Albiox provides the development and processing of products, such as depyrogenation, packaging and sterilization services such as gamma-, ethylenoxide-, steam sterilizations and process validation to meet the demands of the drug and diagnosis industry.
Sterilization
We offer full product support. Development/Feasibility, engineering, validation and commercial terminal sterilization of liquids in sealed vessels (aseptically filled drug products in vials, IV bags, syringes, blow-fill-seal technologies and others), plastic bottles and tubing, glass vials, stoppers and seals, cell culture bags, manufacturing equipment (scissors, hemostats, forceps, etc.).
Depyrogenation
In pharmaceutical industry it is important to remove bacterial endotoxins from the solution or surface of the instruments used in the manufacturing of medicines.
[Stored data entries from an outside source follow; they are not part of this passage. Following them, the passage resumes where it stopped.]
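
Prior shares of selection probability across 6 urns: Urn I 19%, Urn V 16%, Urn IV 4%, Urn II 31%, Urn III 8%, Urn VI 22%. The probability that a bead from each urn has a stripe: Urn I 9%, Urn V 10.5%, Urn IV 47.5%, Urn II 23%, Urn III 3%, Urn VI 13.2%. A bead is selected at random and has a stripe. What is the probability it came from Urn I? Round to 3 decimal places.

Unnormalized posteriors (prior × likelihood):
  Urn I: 0.19 × 0.09 = 0.0171
  Urn V: 0.16 × 0.105 = 0.0168
  Urn IV: 0.04 × 0.475 = 0.019
  Urn II: 0.31 × 0.23 = 0.0713
  Urn III: 0.08 × 0.03 = 0.0024
  Urn VI: 0.22 × 0.132 = 0.02904
Normalizing constant = 0.15564.
P(Urn I | evidence) = 0.0171 / 0.15564 ≈ 0.110.

0.110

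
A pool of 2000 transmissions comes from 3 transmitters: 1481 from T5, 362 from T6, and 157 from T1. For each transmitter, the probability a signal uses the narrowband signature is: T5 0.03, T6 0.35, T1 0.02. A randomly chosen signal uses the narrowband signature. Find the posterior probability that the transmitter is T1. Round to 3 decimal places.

Unnormalized posteriors (prior × likelihood):
  T5: 0.7405 × 0.03 = 0.022215
  T6: 0.181 × 0.35 = 0.06335
  T1: 0.0785 × 0.02 = 0.00157
Sum = 0.087135.
P(T1 | evidence) = 0.00157 / 0.087135 ≈ 0.018.

0.018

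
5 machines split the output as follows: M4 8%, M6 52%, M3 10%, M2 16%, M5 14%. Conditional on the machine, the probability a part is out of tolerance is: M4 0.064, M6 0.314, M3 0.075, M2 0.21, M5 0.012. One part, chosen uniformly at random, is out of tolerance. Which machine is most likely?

M6

Prior × likelihood for each hypothesis:
  M4: 0.08 × 0.064 = 0.00512
  M6: 0.52 × 0.314 = 0.16328
  M3: 0.1 × 0.075 = 0.0075
  M2: 0.16 × 0.21 = 0.0336
  M5: 0.14 × 0.012 = 0.00168
Normalizing constant = 0.21118.
Largest term belongs to M6, so M6 is most probable.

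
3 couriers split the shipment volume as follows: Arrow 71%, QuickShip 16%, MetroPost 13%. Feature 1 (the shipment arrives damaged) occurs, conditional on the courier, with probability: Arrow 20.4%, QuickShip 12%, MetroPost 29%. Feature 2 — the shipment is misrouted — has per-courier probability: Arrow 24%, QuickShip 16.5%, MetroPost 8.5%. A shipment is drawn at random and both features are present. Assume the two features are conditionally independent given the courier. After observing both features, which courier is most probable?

Arrow

By Bayes' rule, posterior ∝ prior × likelihood:
  Arrow: 0.71 × 0.204 × 0.24 = 0.0347616
  QuickShip: 0.16 × 0.12 × 0.165 = 0.003168
  MetroPost: 0.13 × 0.29 × 0.085 = 0.0032045
Sum = 0.0411341.
Largest term belongs to Arrow, so Arrow is most probable.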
Depyrogenation provides the removal of all gram negative endotoxins from the surfaces at high temperatures.
Albiox provides the most commonly used dry heat depyrogenation. The process of destroying endotoxin through exposure of 250°C.
Water for injection (WFI) rinsing
The European Medicines Agency have provided guidelines on the cleaning water quality for items that come in contact with products for pharmaceutical use. Manufacturer should perform a final rinse of equipment, containers and closures with water that is the same quality of that used in the manufacture of medical product.
WFI quality water is typically generated using a combination of filtration, reverse osmosis, and distillation and is stored prior to use heated at around 70-80ᵒC. The water has a low conductivity, low total organic carbon levels, virtually no viable organism and low endotoxin allowances.